This charset is the IBM's external binary coded decimal for interchange coding. This is an eight bits code. The following three variants were implemented in GNU recode independently of RFC 1345:

EBCDIC
GNU recode us:ebcdic conversion is identical to GNU dd ebcdic conversion, and recode ebcdic:us conversion is identical to GNU dd ascii conversion. This charset also represents the way Control Data Corporation relates EBCDIC to 8-bits ASCII.

EBCDIC-CCC
GNU recode us:ebcdic-ccc or ebcdic-ccc:us conversions represent the way Concurrent Computer Corporation (formerly Perkin Elmer) relates EBCDIC to 8-bits ASCII.

EBCDIC-IBM
GNU recode us:ebcdic-ibm conversion is almost identical to GNU dd ibm conversion. Given the exact dd ibm conversion table, recode once said:

Codes  91 and 213 both recode to 173
Codes  93 and 229 both recode to 189
No character recodes to  74
No character recodes to 106

So I arbitrarily chose to recode 213 by 74 and 229 by 106. This makes the EBCDIC-IBM recoding reversible, but this is not necessarily the best correction.
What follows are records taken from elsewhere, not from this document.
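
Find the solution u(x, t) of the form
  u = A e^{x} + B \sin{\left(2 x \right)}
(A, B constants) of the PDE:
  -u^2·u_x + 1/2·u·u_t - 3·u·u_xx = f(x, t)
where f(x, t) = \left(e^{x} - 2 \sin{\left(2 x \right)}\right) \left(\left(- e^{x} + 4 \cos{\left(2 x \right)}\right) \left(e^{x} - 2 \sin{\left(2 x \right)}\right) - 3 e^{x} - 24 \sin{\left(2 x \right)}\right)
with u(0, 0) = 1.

Substitute the ansatz u = A e^{x} + B \sin{\left(2 x \right)} into the left-hand side.
Derivatives of the ansatz:
  u_x = A e^{x} + 2 B \cos{\left(2 x \right)}
  u_t = 0
  u_xx = A e^{x} - 4 B \sin{\left(2 x \right)}
Term by term:
  -u^2·u_x = - A^{3} e^{3 x} - 2 A^{2} B e^{2 x} \sin{\left(2 x \right)} - 2 A^{2} B e^{2 x} \cos{\left(2 x \right)} - A B^{2} e^{x} \sin^{2}{\left(2 x \right)} - 4 A B^{2} e^{x} \sin{\left(2 x \right)} \cos{\left(2 x \right)} - 2 B^{3} \sin^{2}{\left(2 x \right)} \cos{\left(2 x \right)}
  1/2·u·u_t = 0
  -3·u·u_xx = - 3 A^{2} e^{2 x} + 9 A B e^{x} \sin{\left(2 x \right)} + 12 B^{2} \sin^{2}{\left(2 x \right)}
So the left-hand side equals
  - A^{3} e^{3 x} - 2 A^{2} B e^{2 x} \sin{\left(2 x \right)} - 2 A^{2} B e^{2 x} \cos{\left(2 x \right)} - 3 A^{2} e^{2 x} - A B^{2} e^{x} \sin^{2}{\left(2 x \right)} - 4 A B^{2} e^{x} \sin{\left(2 x \right)} \cos{\left(2 x \right)} + 9 A B e^{x} \sin{\left(2 x \right)} - 2 B^{3} \sin^{2}{\left(2 x \right)} \cos{\left(2 x \right)} + 12 B^{2} \sin^{2}{\left(2 x \right)}
This must equal f(x, t) identically; expanded, f = - e^{3 x} + 4 e^{2 x} \sin{\left(2 x \right)} + 4 e^{2 x} \cos{\left(2 x \right)} - 3 e^{2 x} - 4 e^{x} \sin^{2}{\left(2 x \right)} - 16 e^{x} \sin{\left(2 x \right)} \cos{\left(2 x \right)} - 18 e^{x} \sin{\left(2 x \right)} + 16 \sin^{2}{\left(2 x \right)} \cos{\left(2 x \right)} + 48 \sin^{2}{\left(2 x \right)}.
Matching coefficients of the independent functions:
  [e^{x} \sin{\left(2 x \right)}]:  9 A B = -18
  [e^{x} \sin^{2}{\left(2 x \right)}]:  - A B^{2} = -4
  [e^{2 x} \sin{\left(2 x \right)}, e^{2 x} \cos{\left(2 x \right)}]:  - 2 A^{2} B = 4
  [\sin^{2}{\left(2 x \right)} \cos{\left(2 x \right)}]:  - 2 B^{3} = 16
  [e^{x} \sin{\left(2 x \right)} \cos{\left(2 x \right)}]:  - 4 A B^{2} = -16
  [e^{2 x}]:  - 3 A^{2} = -3
  [e^{3 x}]:  - A^{3} = -1
  [\sin^{2}{\left(2 x \right)}]:  12 B^{2} = 48
Solving: A = 1, B = -2.
Check against the point condition:
  u(0, 0) = 1  ⟹  A = 1  ✓
Hence u(x, t) = e^{x} - 2 \sin{\left(2 x \right)}.

Answer: u(x, t) = e^{x} - 2 \sin{\left(2 x \right)}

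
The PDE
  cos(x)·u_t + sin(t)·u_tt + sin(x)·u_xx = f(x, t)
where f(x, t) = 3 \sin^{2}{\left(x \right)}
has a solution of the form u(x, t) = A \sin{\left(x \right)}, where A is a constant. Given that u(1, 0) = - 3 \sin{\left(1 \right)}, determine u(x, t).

Substitute the ansatz u = A \sin{\left(x \right)} into the left-hand side.
Derivatives of the ansatz:
  u_t = 0
  u_tt = 0
  u_xx = - A \sin{\left(x \right)}
Term by term:
  cos(x)·u_t = 0
  sin(t)·u_tt = 0
  sin(x)·u_xx = - A \sin^{2}{\left(x \right)}
So the left-hand side equals
  - A \sin^{2}{\left(x \right)}
This must equal f(x, t) = 3 \sin^{2}{\left(x \right)} identically.
Matching coefficients of the independent functions:
  [\sin^{2}{\left(x \right)}]:  - A = 3
Solving: A = -3.
Check against the point condition:
  u(1, 0) = - 3 \sin{\left(1 \right)}  ⟹  A \sin{\left(1 \right)} = - 3 \sin{\left(1 \right)}  ✓
Hence u(x, t) = - 3 \sin{\left(x \right)}.

Answer: u(x, t) = - 3 \sin{\left(x \right)}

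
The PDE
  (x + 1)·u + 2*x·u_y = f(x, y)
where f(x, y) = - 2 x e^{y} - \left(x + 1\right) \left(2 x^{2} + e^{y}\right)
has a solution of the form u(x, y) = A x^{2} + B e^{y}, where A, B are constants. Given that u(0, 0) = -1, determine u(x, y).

Substitute the ansatz u = A x^{2} + B e^{y} into the left-hand side.
Derivatives of the ansatz:
  u_y = B e^{y}
Term by term:
  (x + 1)·u = A x^{3} + A x^{2} + B x e^{y} + B e^{y}
  2*x·u_y = 2 B x e^{y}
So the left-hand side equals
  A x^{3} + A x^{2} + 3 B x e^{y} + B e^{y}
This must equal f(x, y) identically; expanded, f = - 2 x^{3} - 2 x^{2} - 3 x e^{y} - e^{y}.
Matching coefficients of the independent functions:
  [x^{2}, x^{3}]:  A = -2
  [x e^{y}]:  3 B = -3
  [e^{y}]:  B = -1
Solving: A = -2, B = -1.
Check against the point condition:
  u(0, 0) = -1  ⟹  B = -1  ✓
Hence u(x, y) = - 2 x^{2} - e^{y}.

Answer: u(x, y) = - 2 x^{2} - e^{y}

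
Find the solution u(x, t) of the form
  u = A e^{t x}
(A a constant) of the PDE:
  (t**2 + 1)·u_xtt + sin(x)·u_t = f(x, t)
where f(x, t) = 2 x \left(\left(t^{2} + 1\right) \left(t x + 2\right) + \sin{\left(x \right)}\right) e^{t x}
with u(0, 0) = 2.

Substitute the ansatz u = A e^{t x} into the left-hand side.
Derivatives of the ansatz:
  u_xtt = A t x^{2} e^{t x} + 2 A x e^{t x}
  u_t = A x e^{t x}
Term by term:
  (t**2 + 1)·u_xtt = A t^{3} x^{2} e^{t x} + 2 A t^{2} x e^{t x} + A t x^{2} e^{t x} + 2 A x e^{t x}
  sin(x)·u_t = A x e^{t x} \sin{\left(x \right)}
So the left-hand side equals
  A t^{3} x^{2} e^{t x} + 2 A t^{2} x e^{t x} + A t x^{2} e^{t x} + A x e^{t x} \sin{\left(x \right)} + 2 A x e^{t x}
This must equal f(x, t) identically; expanded, f = 2 t^{3} x^{2} e^{t x} + 4 t^{2} x e^{t x} + 2 t x^{2} e^{t x} + 2 x e^{t x} \sin{\left(x \right)} + 4 x e^{t x}.
Matching coefficients of the independent functions:
  [x e^{t x}, t^{2} x e^{t x}]:  2 A = 4
  [t x^{2} e^{t x}, t^{3} x^{2} e^{t x}, x e^{t x} \sin{\left(x \right)}]:  A = 2
Solving: A = 2.
Check against the point condition:
  u(0, 0) = 2  ⟹  A = 2  ✓
Hence u(x, t) = 2 e^{t x}.

Answer: u(x, t) = 2 e^{t x}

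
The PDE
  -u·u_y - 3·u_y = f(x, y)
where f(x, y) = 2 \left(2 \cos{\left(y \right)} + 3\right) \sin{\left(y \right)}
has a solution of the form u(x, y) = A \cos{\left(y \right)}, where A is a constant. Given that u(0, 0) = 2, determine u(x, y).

Answer: u(x, y) = 2 \cos{\left(y \right)}

Derivation:
Substitute the ansatz u = A \cos{\left(y \right)} into the left-hand side.
Derivatives of the ansatz:
  u_y = - A \sin{\left(y \right)}
Term by term:
  -u·u_y = A^{2} \sin{\left(y \right)} \cos{\left(y \right)}
  -3·u_y = 3 A \sin{\left(y \right)}
So the left-hand side equals
  A^{2} \sin{\left(y \right)} \cos{\left(y \right)} + 3 A \sin{\left(y \right)}
This must equal f(x, y) identically; expanded, f = 4 \sin{\left(y \right)} \cos{\left(y \right)} + 6 \sin{\left(y \right)}.
Matching coefficients of the independent functions:
  [\sin{\left(y \right)} \cos{\left(y \right)}]:  A^{2} = 4
  [\sin{\left(y \right)}]:  3 A = 6
Solving: A = 2.
Check against the point condition:
  u(0, 0) = 2  ⟹  A = 2  ✓
Hence u(x, y) = 2 \cos{\left(y \right)}.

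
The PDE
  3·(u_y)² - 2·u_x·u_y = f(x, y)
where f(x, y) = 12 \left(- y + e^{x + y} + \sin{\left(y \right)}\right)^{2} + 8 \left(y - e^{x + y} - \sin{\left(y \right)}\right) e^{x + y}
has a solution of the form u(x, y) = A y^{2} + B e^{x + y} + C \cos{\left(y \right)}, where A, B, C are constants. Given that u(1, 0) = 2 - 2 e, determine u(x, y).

Answer: u(x, y) = y^{2} - 2 e^{x + y} + 2 \cos{\left(y \right)}

Derivation:
Substitute the ansatz u = A y^{2} + B e^{x + y} + C \cos{\left(y \right)} into the left-hand side.
Derivatives of the ansatz:
  u_y = 2 A y + B e^{x} e^{y} - C \sin{\left(y \right)}
  u_x = B e^{x} e^{y}
Term by term:
  3·(u_y)² = 12 A^{2} y^{2} + 12 A B y e^{x} e^{y} - 12 A C y \sin{\left(y \right)} + 3 B^{2} e^{2 x} e^{2 y} - 6 B C e^{x} e^{y} \sin{\left(y \right)} + 3 C^{2} \sin^{2}{\left(y \right)}
  -2·u_x·u_y = - 4 A B y e^{x} e^{y} - 2 B^{2} e^{2 x} e^{2 y} + 2 B C e^{x} e^{y} \sin{\left(y \right)}
So the left-hand side equals
  12 A^{2} y^{2} + 8 A B y e^{x} e^{y} - 12 A C y \sin{\left(y \right)} + B^{2} e^{2 x} e^{2 y} - 4 B C e^{x} e^{y} \sin{\left(y \right)} + 3 C^{2} \sin^{2}{\left(y \right)}
This must equal f(x, y) identically; expanded, f = 12 y^{2} - 16 y e^{x} e^{y} - 24 y \sin{\left(y \right)} + 4 e^{2 x} e^{2 y} + 16 e^{x} e^{y} \sin{\left(y \right)} + 12 \sin^{2}{\left(y \right)}.
Matching coefficients of the independent functions:
  [y^{2}]:  12 A^{2} = 12
  [y \sin{\left(y \right)}]:  - 12 A C = -24
  [e^{2 x} e^{2 y}]:  B^{2} = 4
  [y e^{x} e^{y}]:  8 A B = -16
  [e^{x} e^{y} \sin{\left(y \right)}]:  - 4 B C = 16
  [\sin^{2}{\left(y \right)}]:  3 C^{2} = 12
These equations allow (A, B, C) = (-1, 2, -2) or (1, -2, 2).
Impose the point condition(s):
  u(1, 0) = 2 - 2 e  ⟹  e B + C = 2 - 2 e
Only A = 1, B = -2, C = 2 satisfies everything.
Hence u(x, y) = y^{2} - 2 e^{x + y} + 2 \cos{\left(y \right)}.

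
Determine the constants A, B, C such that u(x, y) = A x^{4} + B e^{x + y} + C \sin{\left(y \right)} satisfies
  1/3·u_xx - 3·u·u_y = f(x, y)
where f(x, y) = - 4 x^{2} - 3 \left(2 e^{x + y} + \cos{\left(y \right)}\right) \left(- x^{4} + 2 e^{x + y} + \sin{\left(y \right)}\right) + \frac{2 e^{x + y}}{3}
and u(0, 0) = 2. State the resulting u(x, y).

Substitute the ansatz u = A x^{4} + B e^{x + y} + C \sin{\left(y \right)} into the left-hand side.
Derivatives of the ansatz:
  u_xx = 12 A x^{2} + B e^{x} e^{y}
  u_y = B e^{x} e^{y} + C \cos{\left(y \right)}
Term by term:
  1/3·u_xx = 4 A x^{2} + \frac{B e^{x} e^{y}}{3}
  -3·u·u_y = - 3 A B x^{4} e^{x} e^{y} - 3 A C x^{4} \cos{\left(y \right)} - 3 B^{2} e^{2 x} e^{2 y} - 3 B C e^{x} e^{y} \sin{\left(y \right)} - 3 B C e^{x} e^{y} \cos{\left(y \right)} - 3 C^{2} \sin{\left(y \right)} \cos{\left(y \right)}
So the left-hand side equals
  - 3 A B x^{4} e^{x} e^{y} - 3 A C x^{4} \cos{\left(y \right)} + 4 A x^{2} - 3 B^{2} e^{2 x} e^{2 y} - 3 B C e^{x} e^{y} \sin{\left(y \right)} - 3 B C e^{x} e^{y} \cos{\left(y \right)} + \frac{B e^{x} e^{y}}{3} - 3 C^{2} \sin{\left(y \right)} \cos{\left(y \right)}
This must equal f(x, y) identically; expanded, f = 6 x^{4} e^{x} e^{y} + 3 x^{4} \cos{\left(y \right)} - 4 x^{2} - 12 e^{2 x} e^{2 y} - 6 e^{x} e^{y} \sin{\left(y \right)} - 6 e^{x} e^{y} \cos{\left(y \right)} + \frac{2 e^{x} e^{y}}{3} - 3 \sin{\left(y \right)} \cos{\left(y \right)}.
Matching coefficients of the independent functions:
  [x^{2}]:  4 A = -4
  [x^{4} \cos{\left(y \right)}]:  - 3 A C = 3
  [e^{x} e^{y}]:  \frac{B}{3} = \frac{2}{3}
  [e^{2 x} e^{2 y}]:  - 3 B^{2} = -12
  [\sin{\left(y \right)} \cos{\left(y \right)}]:  - 3 C^{2} = -3
  [x^{4} e^{x} e^{y}]:  - 3 A B = 6
  [e^{x} e^{y} \sin{\left(y \right)}, e^{x} e^{y} \cos{\left(y \right)}]:  - 3 B C = -6
Solving: A = -1, B = 2, C = 1.
Check against the point condition:
  u(0, 0) = 2  ⟹  B = 2  ✓
Hence u(x, y) = - x^{4} + 2 e^{x + y} + \sin{\left(y \right)}.

Answer: u(x, y) = - x^{4} + 2 e^{x + y} + \sin{\left(y \right)}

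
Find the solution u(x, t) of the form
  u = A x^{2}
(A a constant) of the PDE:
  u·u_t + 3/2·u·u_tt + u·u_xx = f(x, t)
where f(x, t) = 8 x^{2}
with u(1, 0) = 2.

Substitute the ansatz u = A x^{2} into the left-hand side.
Derivatives of the ansatz:
  u_t = 0
  u_tt = 0
  u_xx = 2 A
Term by term:
  u·u_t = 0
  3/2·u·u_tt = 0
  u·u_xx = 2 A^{2} x^{2}
So the left-hand side equals
  2 A^{2} x^{2}
This must equal f(x, t) = 8 x^{2} identically.
Matching coefficients of the independent functions:
  [x^{2}]:  2 A^{2} = 8
These equations allow (A) = (-2) or (2).
Impose the point condition(s):
  u(1, 0) = 2  ⟹  A = 2
Only A = 2 satisfies everything.
Hence u(x, t) = 2 x^{2}.

Answer: u(x, t) = 2 x^{2}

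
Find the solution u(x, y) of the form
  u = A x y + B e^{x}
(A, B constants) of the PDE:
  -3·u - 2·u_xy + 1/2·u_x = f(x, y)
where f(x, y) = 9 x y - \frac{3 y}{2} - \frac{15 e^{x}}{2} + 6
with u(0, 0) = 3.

Substitute the ansatz u = A x y + B e^{x} into the left-hand side.
Derivatives of the ansatz:
  u_xy = A
  u_x = A y + B e^{x}
Term by term:
  -3·u = - 3 A x y - 3 B e^{x}
  -2·u_xy = - 2 A
  1/2·u_x = \frac{A y}{2} + \frac{B e^{x}}{2}
So the left-hand side equals
  - 3 A x y + \frac{A y}{2} - 2 A - \frac{5 B e^{x}}{2}
This must equal f(x, y) = 9 x y - \frac{3 y}{2} - \frac{15 e^{x}}{2} + 6 identically.
Matching coefficients of the independent functions:
  [constant term]:  - 2 A = 6
  [y]:  \frac{A}{2} = - \frac{3}{2}
  [x y]:  - 3 A = 9
  [e^{x}]:  - \frac{5 B}{2} = - \frac{15}{2}
Solving: A = -3, B = 3.
Check against the point condition:
  u(0, 0) = 3  ⟹  B = 3  ✓
Hence u(x, y) = - 3 x y + 3 e^{x}.

Answer: u(x, y) = - 3 x y + 3 e^{x}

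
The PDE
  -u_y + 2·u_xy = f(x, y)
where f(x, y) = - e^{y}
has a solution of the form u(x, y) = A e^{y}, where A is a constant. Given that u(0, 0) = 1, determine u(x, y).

Substitute the ansatz u = A e^{y} into the left-hand side.
Derivatives of the ansatz:
  u_y = A e^{y}
  u_xy = 0
Term by term:
  -u_y = - A e^{y}
  2·u_xy = 0
So the left-hand side equals
  - A e^{y}
This must equal f(x, y) = - e^{y} identically.
Matching coefficients of the independent functions:
  [e^{y}]:  - A = -1
Solving: A = 1.
Check against the point condition:
  u(0, 0) = 1  ⟹  A = 1  ✓
Hence u(x, y) = e^{y}.

Answer: u(x, y) = e^{y}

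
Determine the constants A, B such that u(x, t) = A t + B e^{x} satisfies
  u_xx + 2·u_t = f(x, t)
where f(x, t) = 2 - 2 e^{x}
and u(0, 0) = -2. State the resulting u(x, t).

Answer: u(x, t) = t - 2 e^{x}

Derivation:
Substitute the ansatz u = A t + B e^{x} into the left-hand side.
Derivatives of the ansatz:
  u_xx = B e^{x}
  u_t = A
Term by term:
  u_xx = B e^{x}
  2·u_t = 2 A
So the left-hand side equals
  2 A + B e^{x}
This must equal f(x, t) = 2 - 2 e^{x} identically.
Matching coefficients of the independent functions:
  [constant term]:  2 A = 2
  [e^{x}]:  B = -2
Solving: A = 1, B = -2.
Check against the point condition:
  u(0, 0) = -2  ⟹  B = -2  ✓
Hence u(x, t) = t - 2 e^{x}.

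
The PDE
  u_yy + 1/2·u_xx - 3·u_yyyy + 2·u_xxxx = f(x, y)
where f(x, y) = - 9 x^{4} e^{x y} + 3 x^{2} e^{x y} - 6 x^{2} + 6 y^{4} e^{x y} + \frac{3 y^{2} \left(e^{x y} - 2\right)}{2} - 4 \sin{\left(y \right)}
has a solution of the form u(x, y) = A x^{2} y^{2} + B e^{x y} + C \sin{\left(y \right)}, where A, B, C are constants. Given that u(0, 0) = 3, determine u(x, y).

Substitute the ansatz u = A x^{2} y^{2} + B e^{x y} + C \sin{\left(y \right)} into the left-hand side.
Derivatives of the ansatz:
  u_yy = 2 A x^{2} + B x^{2} e^{x y} - C \sin{\left(y \right)}
  u_xx = 2 A y^{2} + B y^{2} e^{x y}
  u_yyyy = B x^{4} e^{x y} + C \sin{\left(y \right)}
  u_xxxx = B y^{4} e^{x y}
Term by term:
  u_yy = 2 A x^{2} + B x^{2} e^{x y} - C \sin{\left(y \right)}
  1/2·u_xx = A y^{2} + \frac{B y^{2} e^{x y}}{2}
  -3·u_yyyy = - 3 B x^{4} e^{x y} - 3 C \sin{\left(y \right)}
  2·u_xxxx = 2 B y^{4} e^{x y}
So the left-hand side equals
  2 A x^{2} + A y^{2} - 3 B x^{4} e^{x y} + B x^{2} e^{x y} + 2 B y^{4} e^{x y} + \frac{B y^{2} e^{x y}}{2} - 4 C \sin{\left(y \right)}
This must equal f(x, y) identically; expanded, f = - 9 x^{4} e^{x y} + 3 x^{2} e^{x y} - 6 x^{2} + 6 y^{4} e^{x y} + \frac{3 y^{2} e^{x y}}{2} - 3 y^{2} - 4 \sin{\left(y \right)}.
Matching coefficients of the independent functions:
  [x^{2}]:  2 A = -6
  [y^{2}]:  A = -3
  [x^{2} e^{x y}]:  B = 3
  [x^{4} e^{x y}]:  - 3 B = -9
  [y^{2} e^{x y}]:  \frac{B}{2} = \frac{3}{2}
  [y^{4} e^{x y}]:  2 B = 6
  [\sin{\left(y \right)}]:  - 4 C = -4
Solving: A = -3, B = 3, C = 1.
Check against the point condition:
  u(0, 0) = 3  ⟹  B = 3  ✓
Hence u(x, y) = - 3 x^{2} y^{2} + 3 e^{x y} + \sin{\left(y \right)}.

Answer: u(x, y) = - 3 x^{2} y^{2} + 3 e^{x y} + \sin{\left(y \right)}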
In any case, I believe GNU dd should be corrected, and preferably, GNU dd and GNU recode should agree on the same correction. So, this table may change once again.

RFC 1345 brings in recode 15 other EBCDIC charsets, and 21 other charsets having EBCDIC in at least one of their alias names. You can get a list of all these by executing:

recode -l | grep ebcdic

IBM's PC code

This charset is available in recode under the name IBM-PC. There are a few discrepancies between this charset and the very similar RFC 1345 charset ibm437, which have not been analyzed yet, so the charsets are being kept separate for now. This might change in the future.

The file was obtained or is aimed towards a PC microcomputer from IBM or any compatible. This is an eight-bit code.

Unisys' ICON code

This charset is available in recode under the name Icon-QNX, with QNX as an acceptable alias.

The file is using Unisys' Icon way to represent diacritics with code 25 escape sequences, under the system QNX. This is a seven-bit code, even if eight-bit codes can flow through as part of IBM-PC charset.